Es interesante que el tema vegetal congregó a distintos grupos de profesionales y una variedad de amateurs repartidos en varias partes de México, quienes de forma colectiva emprendieron una serie de investigaciones sobre los recursos del territorio. La historiografía de la ciencia mexicana centrada en el último tercio de la centuria ha señalado en reiteradas ocasiones que ingenieros, médicos y farmacéuticos se encargaron de la investigación científica y ha dejado de lado la valiosa y continua participación de los amateurs. El estudio de ambos grupos proporciona un análisis más complejo y profundo de la práctica de las ciencias naturales mexicanas del que se contempla en la actualidad.
La muestra hemerográfica analizada fue un corpus de investigaciones silvícolas desarrollado entre 1869 y 1876 como parte de los primeros pasos que los practicantes de las ciencias naturales dieron hacia la modernización de la economía mediante la investigación científica que dictaba las pautas del aprovechamiento y conservación racionales de la lora. Esto con el objetivo de crear un mercado nacional que vinculara los centros regionales de explotación de recursos naturales entre sí y con las metrópolis que los demandaban, así como con el paulatino crecimiento de la industria nacional. Los científicos mexicanos señalaron las vías en que era posible aprovechar los recursos silvícolas para atraer capitales.

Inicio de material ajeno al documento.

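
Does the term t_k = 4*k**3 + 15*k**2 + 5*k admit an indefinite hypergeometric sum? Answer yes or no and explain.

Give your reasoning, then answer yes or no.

Step 1: r(k) = (4*k**3 + 27*k**2 + 47*k + 24)/(k*(4*k**2 + 15*k + 5)).
Factor: A=1; B=1; C=k**3 + 15*k**2/4 + 5*k/4.
Key eq: (1)·f(k+1) = (1)·f(k) + (k**3 + 15*k**2/4 + 5*k/4).
Degrees (0,0,3) ⇒ d ≤ 4.
Solving with deg f ≤ 4: f(k) = k**2*(k - 1)*(k + 4)/4.
So s_k = (B(k−1)f/C)·t_k = (k*(k - 1)*(k + 4)/(4*k**2 + 15*k + 5))·t_k = k**2*(k**2 + 3*k - 4).
s_(k+1) − s_k = k*(4*k**2 + 15*k + 5) = t_k.

Yes. s_k = k**2*(k**2 + 3*k - 4).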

También es patente que los autores se desempeñaron como colectores botánicos, quienes hicieron posible continuar el inventario de la inmensa lora nacional, a la vez que algunos poseían los medios para hacer experimentos, como el caso de la terapéutica. Éstos, de igual manera, se vincularon a las instituciones y escuelas científicas, al ámbito gubernamental regional y nacional, y a los empresarios, por lo que los órganos impresos de las agrupaciones de las que formaron parte buscaron interlocutores en esta triada.

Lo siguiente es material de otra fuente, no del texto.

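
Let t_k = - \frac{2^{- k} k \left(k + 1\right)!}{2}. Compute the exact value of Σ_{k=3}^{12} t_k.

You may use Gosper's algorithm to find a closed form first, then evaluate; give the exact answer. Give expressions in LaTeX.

Σ = -42567513/4

Ratio r(k) = (k + 1)*(k + 2)/(2*k).
Take A(k)=k/2 + 1, B(k)=1, C(k)=k.
Set up (k/2 + 1)·f(k+1) − (1)·f(k) − (k) = 0.
From deg A=1, deg B=0, deg C=1: d=0.
Match coefficients ⇒ f(k) = 2.
So s_k = (B(k−1)f/C)·t_k = (2/k)·t_k = -factorial(k + 1)/2**k.
Check: Δs_k = -k*factorial(k + 1)/(2*2**k). ✓
Sum = s_(13) − s_(3); s_(13) = -42567525/4, s_(3) = -3 ⇒ -42567513/4.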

Es necesario emprender investigaciones que retomen el papel de las agrupaciones científicas, tanto en el estudio de las especies de árboles en las décadas de 1880 a 1910, como en la gama de objetos científicos que se sometieron a rigurosas investigaciones por los socios, como los metales industriales, el agua, el petróleo, entre muchos otros. También hace falta comprender si los escritos de las agrupaciones capitalinas representaron un interés local o nacional, y cómo fue la recepción de los escritos por el público regional.